Enfin, la structure de la langue basque (agglutinante, selon l’opinion reçue jusqu’ici, d’un type de transition entre l’agglutinant et le flexif, d’après Marr) se borne à révéler un idiome d'une espèce qu’on ne saurait encore identifier avec certitude. Le seul point acquis en ce domaine vient d'un indice qui semble établir que l'euskara aurait été parlé à l’époque néolithique. On observe, en effet, que les noms d’instruments tranchants y sont formés à l'aide du substantif aitz, qui désigne la pierre dur ou silex :
aitz-urr, pierre à déchirer (pioche) ; aitz-hortz, pierre en forme de dent (serpe) ; aitz-kor, pierre haute, pierre levée (hache) ; aitz-kolta, petite pierre levée (hachette) ; aitz-tto, petite pierre (couteau) ; aitz-tturr, petite pierre à déchirer (ciseaux) ; aitz-kon, bout, pointe de pierre (dard) ;
Mais gardons-nous de nous lancer dans le champ aventureux de l’étymologie et concluons seulement, au terme de ce résumé d’investigations infructueuses, avec M. Georges Hervé, dans la Revue de l'Ecole d’anthropologie de Paris (juillet 1900) :
"Ainsi nous avons devant nous finalement table rase.

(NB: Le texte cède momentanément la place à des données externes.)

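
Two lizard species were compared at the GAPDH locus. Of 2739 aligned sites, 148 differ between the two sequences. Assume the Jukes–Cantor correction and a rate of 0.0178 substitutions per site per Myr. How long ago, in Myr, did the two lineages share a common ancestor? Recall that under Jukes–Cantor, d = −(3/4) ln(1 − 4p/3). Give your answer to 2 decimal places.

p = 148/2739 ≈ 0.054034.
d = −(3/4) ln(1 − 4p/3) = −0.75 ln(1 − 0.072045) = −0.75 ln(0.927955)
  = −0.75 × (-0.074772) = 0.056079 substitutions/site.
Under a molecular clock d = 2μt, so t = d/(2μ) = 0.056079 / (2 × 0.0178) = 1.58 Myr.

1.58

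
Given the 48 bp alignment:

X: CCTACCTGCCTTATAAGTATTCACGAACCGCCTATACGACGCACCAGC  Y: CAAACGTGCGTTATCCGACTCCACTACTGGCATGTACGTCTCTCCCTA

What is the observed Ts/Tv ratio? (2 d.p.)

0.17

Transitions are A↔G and C↔T; transversions are all other mismatches.
Transitions: 3. Transversions: 18.
R = 3/18 = 0.166666… ≈ 0.17 (to 2 d.p.).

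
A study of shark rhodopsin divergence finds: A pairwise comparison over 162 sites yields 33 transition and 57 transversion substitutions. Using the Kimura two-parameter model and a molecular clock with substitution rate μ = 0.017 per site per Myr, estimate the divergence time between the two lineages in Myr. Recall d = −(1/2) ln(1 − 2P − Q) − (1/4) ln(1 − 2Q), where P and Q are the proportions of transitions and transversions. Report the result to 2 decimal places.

P = 33/162 ≈ 0.203704 and Q = 57/162 ≈ 0.351852.
Under the Kimura two-parameter model, d = −½ ln(1 − 2P − Q) − ¼ ln(1 − 2Q).
1 − 2P − Q = 0.24074, giving −½ ln(0.24074) = 0.712019.
1 − 2Q = 0.296296, giving −¼ ln(0.296296) = 0.304099.
d = 0.712019 + 0.304099 = 1.016118.
Under a molecular clock d = 2μt, so t = d/(2μ) = 1.016118 / (2 × 0.017) = 29.89 Myr.

29.89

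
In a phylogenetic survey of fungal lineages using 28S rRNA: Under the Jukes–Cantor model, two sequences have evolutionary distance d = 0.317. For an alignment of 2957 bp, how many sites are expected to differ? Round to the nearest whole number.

Invert JC69: p = (3/4)(1 − e^(−4d/3)) = 0.75 × (1 − e^(-0.422667)) = 0.75 × (1 − 0.655297) = 0.258527.
Expected differing sites = pL ≈ 0.258527 × 2957 = 764.464339 ≈ 764.

764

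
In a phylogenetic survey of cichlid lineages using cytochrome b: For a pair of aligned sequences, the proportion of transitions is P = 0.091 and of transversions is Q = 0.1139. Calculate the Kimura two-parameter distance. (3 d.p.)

0.240

Under the Kimura two-parameter model, d = −½ ln(1 − 2P − Q) − ¼ ln(1 − 2Q).
1 − 2P − Q = 0.7041, giving −½ ln(0.7041) = 0.175417.
1 − 2Q = 0.7722, giving −¼ ln(0.7722) = 0.064628.
d = 0.175417 + 0.064628 = 0.240045.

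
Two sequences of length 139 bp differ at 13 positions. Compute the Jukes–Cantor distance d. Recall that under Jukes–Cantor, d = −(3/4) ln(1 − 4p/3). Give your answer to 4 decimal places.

0.0999

p = 13/139 ≈ 0.093525.
d = −(3/4) ln(1 − 4p/3) = −0.75 ln(1 − 0.1247) = −0.75 ln(0.8753)
  = −0.75 × (-0.133189) = 0.099892 substitutions/site.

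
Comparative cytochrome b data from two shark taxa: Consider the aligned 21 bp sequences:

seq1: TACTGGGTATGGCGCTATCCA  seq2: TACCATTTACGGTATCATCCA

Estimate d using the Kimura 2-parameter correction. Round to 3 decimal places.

0.770

Of 21 sites, 7 differences are transitions and 2 are transversions, so P = 7/21 ≈ 0.333333 and Q = 2/21 ≈ 0.095238.
Under the Kimura two-parameter model, d = −½ ln(1 − 2P − Q) − ¼ ln(1 − 2Q).
1 − 2P − Q = 0.238096, giving −½ ln(0.238096) = 0.717541.
1 − 2Q = 0.809524, giving −¼ ln(0.809524) = 0.052827.
d = 0.717541 + 0.052827 = 0.770368.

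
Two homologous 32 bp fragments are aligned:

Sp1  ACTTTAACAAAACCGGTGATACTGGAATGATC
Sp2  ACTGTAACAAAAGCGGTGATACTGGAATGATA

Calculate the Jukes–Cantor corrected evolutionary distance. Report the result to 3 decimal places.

The sequences differ at 3 of 32 sites (4, 13, 32), so p = 3/32 = 0.09375.
d = −(3/4) ln(1 − 4p/3) = −0.75 ln(1 − 0.125) = −0.75 ln(0.875)
  = −0.75 × (-0.133531) = 0.100148 substitutions/site.

0.100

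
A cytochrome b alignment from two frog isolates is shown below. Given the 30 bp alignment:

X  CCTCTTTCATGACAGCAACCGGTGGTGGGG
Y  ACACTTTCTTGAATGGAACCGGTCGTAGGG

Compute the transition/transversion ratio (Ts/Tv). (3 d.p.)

Transitions are A↔G and C↔T; transversions are all other mismatches.
Transitions: 1. Transversions: 7.
R = 1/7 = 0.142857… ≈ 0.143 (to 3 d.p.).

0.143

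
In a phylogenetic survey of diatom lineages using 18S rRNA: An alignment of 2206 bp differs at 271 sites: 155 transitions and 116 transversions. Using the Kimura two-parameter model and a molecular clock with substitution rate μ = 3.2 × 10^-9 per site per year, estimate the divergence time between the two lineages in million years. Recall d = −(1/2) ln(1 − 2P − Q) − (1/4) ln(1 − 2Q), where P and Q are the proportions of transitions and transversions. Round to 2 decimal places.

P = 155/2206 ≈ 0.070263 and Q = 116/2206 ≈ 0.052584.
Under the Kimura two-parameter model, d = −½ ln(1 − 2P − Q) − ¼ ln(1 − 2Q).
1 − 2P − Q = 0.80689, giving −½ ln(0.80689) = 0.107284.
1 − 2Q = 0.894832, giving −¼ ln(0.894832) = 0.027780.
d = 0.107284 + 0.027780 = 0.135064.
Under a molecular clock d = 2μt, so t = d/(2μ) = 0.135064 / (2 × 3.2 × 10^-9) = 21.10 million years.

21.10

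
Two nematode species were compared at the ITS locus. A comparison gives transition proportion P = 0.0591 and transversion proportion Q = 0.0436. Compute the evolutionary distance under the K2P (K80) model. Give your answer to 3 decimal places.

0.111

Under the Kimura two-parameter model, d = −½ ln(1 − 2P − Q) − ¼ ln(1 − 2Q).
1 − 2P − Q = 0.8382, giving −½ ln(0.8382) = 0.088249.
1 − 2Q = 0.9128, giving −¼ ln(0.9128) = 0.022810.
d = 0.088249 + 0.022810 = 0.111059.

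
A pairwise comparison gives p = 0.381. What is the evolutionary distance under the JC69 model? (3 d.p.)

0.532

d = −(3/4) ln(1 − 4p/3) = −0.75 ln(1 − 0.508) = −0.75 ln(0.492)
  = −0.75 × (-0.709277) = 0.531958 substitutions/site.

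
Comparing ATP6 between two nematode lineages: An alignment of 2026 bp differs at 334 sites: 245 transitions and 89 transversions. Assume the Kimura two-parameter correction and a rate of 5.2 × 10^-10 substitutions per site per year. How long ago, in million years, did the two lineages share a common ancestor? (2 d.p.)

183.92

P = 245/2026 ≈ 0.120928 and Q = 89/2026 ≈ 0.043929.
Under the Kimura two-parameter model, d = −½ ln(1 − 2P − Q) − ¼ ln(1 − 2Q).
1 − 2P − Q = 0.714215, giving −½ ln(0.714215) = 0.168286.
1 − 2Q = 0.912142, giving −¼ ln(0.912142) = 0.022990.
d = 0.168286 + 0.022990 = 0.191276.
Under a molecular clock d = 2μt, so t = d/(2μ) = 0.191276 / (2 × 5.2 × 10^-10) = 183.92 million years.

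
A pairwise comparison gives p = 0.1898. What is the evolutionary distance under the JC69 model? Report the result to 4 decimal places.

0.2188

d = −(3/4) ln(1 − 4p/3) = −0.75 ln(1 − 0.253067) = −0.75 ln(0.746933)
  = −0.75 × (-0.291780) = 0.218835 substitutions/site.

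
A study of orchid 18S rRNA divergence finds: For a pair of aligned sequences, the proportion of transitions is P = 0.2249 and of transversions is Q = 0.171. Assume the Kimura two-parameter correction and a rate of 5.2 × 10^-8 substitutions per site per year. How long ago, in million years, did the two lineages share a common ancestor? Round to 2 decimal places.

Under the Kimura two-parameter model, d = −½ ln(1 − 2P − Q) − ¼ ln(1 − 2Q).
1 − 2P − Q = 0.3792, giving −½ ln(0.3792) = 0.484846.
1 − 2Q = 0.658, giving −¼ ln(0.658) = 0.104638.
d = 0.484846 + 0.104638 = 0.589484.
Under a molecular clock d = 2μt, so t = d/(2μ) = 0.589484 / (2 × 5.2 × 10^-8) = 5.67 million years.

5.67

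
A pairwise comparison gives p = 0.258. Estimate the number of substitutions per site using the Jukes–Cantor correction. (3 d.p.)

0.316

d = −(3/4) ln(1 − 4p/3) = −0.75 ln(1 − 0.344) = −0.75 ln(0.656)
  = −0.75 × (-0.421594) = 0.316196 substitutions/site.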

Des efforts de l’ethnologie, efforts multipliés pour arriver à jeter quelque lumière sur le déconcertant problème des origines euskariennes, rien ne reste, et son impuissance à le résoudre peut paraître aussi complète que l’impuissance reconnue des systèmes linguistiques. Cette absolue faillite de toutes les théories ne fait qu'irriter le désir de percer une énigme toujours impénétrable : elle accuse encore l’isolement où la race basque est restée confinée. Connue en elle-même, dans ses caractères distinctifs, cette race a refusé le secret de sa filiation et de ses parentés. Il semble qu'elle constitue une variété humaine absolument à part et, comme l’a dit, Collignon, "une race spéciale, sans analogie jusqu’ici avec aucune race connue soit préhistorique, soit moderne."